Kudu Connector (Source and Sink) for Confluent Platform

You can use the Kafka Connect Kudu source connector to import data from columnar relational database Kudu with Impala JDBC driver into Apache Kafka® topics. You can use the Kudu sink connector to export data from Kafka topics to Kudu with Impala JDBC driver.

Install the Kudu Connector

You can install this connector by using the Confluent Hub client (recommended) or you can manually download the ZIP file.

If you are running a multi-node Connect cluster, the Kudu connector and Impala JDBC driver JARs must be installed on every Connect worker in the cluster. See below for details.

Install the connector using Confluent Hub

Prerequisite
Confluent Hub Client must be installed. This is installed by default with Confluent Enterprise.

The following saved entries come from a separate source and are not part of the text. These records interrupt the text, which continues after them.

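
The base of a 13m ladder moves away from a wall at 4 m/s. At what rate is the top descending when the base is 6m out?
24√133/133 ≈ 2.081 m/s

x² + y² = 13²
2x·dx/dt + 2y·dy/dt = 0
dy/dt = -x/y · dx/dt = -6/√133 · 4 = -24√133/133 m/s
The top is descending at 24√133/133 ≈ 2.081 m/s.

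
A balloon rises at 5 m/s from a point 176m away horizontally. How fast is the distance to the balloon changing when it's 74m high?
185√9113/9113 ≈ 1.938 m/s

z² = 176² + y²
z = √(176² + 74²) = 2√9113
dz/dt = y/z · dy/dt = 74/(2√9113) · 5 = 185√9113/9113 ≈ 1.938 m/s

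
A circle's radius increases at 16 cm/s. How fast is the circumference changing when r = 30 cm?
32π cm/s

C = 2πr
dC/dt = 2π · dr/dt = 2π · 16 = 32π cm/s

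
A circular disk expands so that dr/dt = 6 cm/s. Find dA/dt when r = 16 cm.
192π cm²/s

A = πr²
dA/dt = 2πr · dr/dt = 2π(16)(6) = 192π cm²/s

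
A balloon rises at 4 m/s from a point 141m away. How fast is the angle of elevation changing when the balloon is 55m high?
0.024622 rad/s

tan(θ) = y/141
sec²(θ) · dθ/dt = (1/141) · dy/dt
dθ/dt = cos²(θ)/141 · 4 = 141/(141² + 55²) · 4
dθ/dt = 0.024622 rad/s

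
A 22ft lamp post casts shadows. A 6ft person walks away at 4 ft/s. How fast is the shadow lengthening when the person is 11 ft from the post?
3/2 ft/s

By similar triangles: 22/(x+s) = 6/s
Solving: s = 6x/16
ds/dt = 6/16 · dx/dt = 3/8 · 4 = 3/2 ft/s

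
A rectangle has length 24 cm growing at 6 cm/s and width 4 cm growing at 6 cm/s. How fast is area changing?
168 cm²/s

A = lw
dA/dt = w·dl/dt + l·dw/dt = 4·6 + 24·6 = 168 cm²/s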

Navigate to your Confluent Platform installation directory and run this command to install the latest (latest) connector version. The connector must be installed on every machine where Connect will be run.

confluent-hub install confluentinc/kafka-connect-kudu:latest

You can install a specific version by replacing latest with a version number. For example:

confluent-hub install confluentinc/kafka-connect-kudu:1.0.0-preview

Install Connector Manually

Download and extract the ZIP file for your connector and then follow the manual connector installation instructions.

License

You can use this connector for a 30-day trial period without a license key.

After 30 days, this connector is available under a Confluent enterprise license. Confluent issues enterprise license keys to subscribers, along with providing enterprise-level support for Confluent Platform and your connectors. If you are a subscriber, please contact Confluent Support at support@confluent.io for more information.

See Confluent Platform license for license properties and License topic configuration for information about the license topic. License requirements are the same for both the sink and source connector.

Installing Impala JDBC Driver

The Kudu source and sink connectors use the Java Database Connectivity (JDBC) API . In order for this to work, the connectors must use Impala to query Kudu database, and have Impala JDBC Driver installed.

The basic steps of installation are:

  1. Download Impala JDBC Connector, and unzip to get the JAR files.
  2. Place these JAR files into the share/confluent-hub-components/confluentinc-kafka-connect-kudu/lib directory in your Confluent Platform installation on each of the Connect worker nodes.
  3. Restart all of the Connect worker nodes.

General Guidelines

The following are additional guidelines to consider:

  • Use the most recent version of the Impala JDBC driver available.
  • Use the correct JAR file for the Java version used to run Connect workers. Make sure to use the correct JAR file for the Java version in use. If you install and try to use the Impala JDBC driver JAR file for the wrong version of Java, starting any Kudu source connector or Kudu sink connector will likely fail with UnsupportedClassVersionError. If this happens, remove the Impala JDBC driver JAR file you installed and repeat the driver installation process with the correct JAR file.
  • The share/confluent-hub-components/confluentinc-kafka-connect-kudu/lib directory mentioned above is for Confluent Platform. If you are using a different installation, find the location where the Confluent Kudu source and sink connector JAR files are located, and place the Impala JDBC driver JAR file(s) for the target databases into the same directory.
  • If the Impala JDBC driver is not installed correctly, the Kudu source or sink connector will fail on startup. Typically, the system throws the error No suitable driver found. If this happens, install the Impala JDBC driver again.

Limitations

  • Kudu does not support DATE and TIME types. Connect Date, Time and Timestamp types all will be mapped to Impala TIMESTAMP type, which corresponds to Kudu unixtime_micros type.
  • Impala does not support BINARY type, so our connectors will not accept binary data as well.
  • Complex data types like Array, Map and Struct are not supported.
  • For Decimal type, both Impala and Kudu allow at most 38 precision. And our connector shall observe the cap.